Depois será a vez da cidade da Praia acolher o lançamento no dia 25 de novembro, que é o Dia Internacional para a Eliminação da violência contra as Mulheres, e também o dia em que começam os 16 dias de ativismo pelo fim da violência contra as meninas e mulheres. “E por ser um tema transversal, já tenho convites para fazer a apresentação em alguns países da Europa.”
“Entretanto, estou a fazer a pré-venda, uma vez que, até agora tenho apenas a possibilidade de parceria com a Comissão Nacional para os Direitos Humanos e a Cidadania, CNDHC, e com a Associação Cabo-verdiana de Luta Contra a Violência Baseada no Género, ACLCVBG, que demonstraram interesse pela pertinência do tema.”
Mais de 100 denúncias de maus-tratos físicos e psicológicos no primeiro semestre de 2024
É de realçar que Cabo Verde é um dos estados membros que vai participar na primeira Conferência Global Ministerial sobre o fim da violência contra a criança, que acontece em novembro em Bogotá, na Colômbia.

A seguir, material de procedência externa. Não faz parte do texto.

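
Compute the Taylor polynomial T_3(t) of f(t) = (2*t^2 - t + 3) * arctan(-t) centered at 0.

-t^3 + t^2 - 3*t

Distribute the polynomial across the series and collect like powers.
[t^0] = 0;  [t^1] = -3;  [t^2] = 1;  [t^3] = -1.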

Durante uma sessão preparatória nacional realizada em finais de setembro deste ano, na cidade da Praia, o ministro da Família, Inclusão e Desenvolvimento Social, Fernando Elísio Freire, disse que Cabo Verde já adotou uma série de instrumentos legais e normativos internacionais que visam a eliminação de todas as formas de violência contra as crianças e adolescentes. “ (…) não podemos permitir que o futuro das nossas crianças seja comprometido pela violência”, disse o ministro.
Durante o evento, a presidente do Instituto Nacional Cabo-verdiano para a Criança e Adolescente (ICCA), Zaida Freitas, disse que no primeiro semestre deste ano (2024) foram registradas 133 denúncias de maus-tratos físicos e psicológicos, 144 denúncias de violência sexual e 253 de negligências.
Em 2023, de acordo com um artigo publicado em maio deste ano no jornal Expresso das Ilhas, o ICCA recebeu 211 denúncias de violência contra crianças, número inferior ao ano de 2022 quando foram assinalados 218 casos.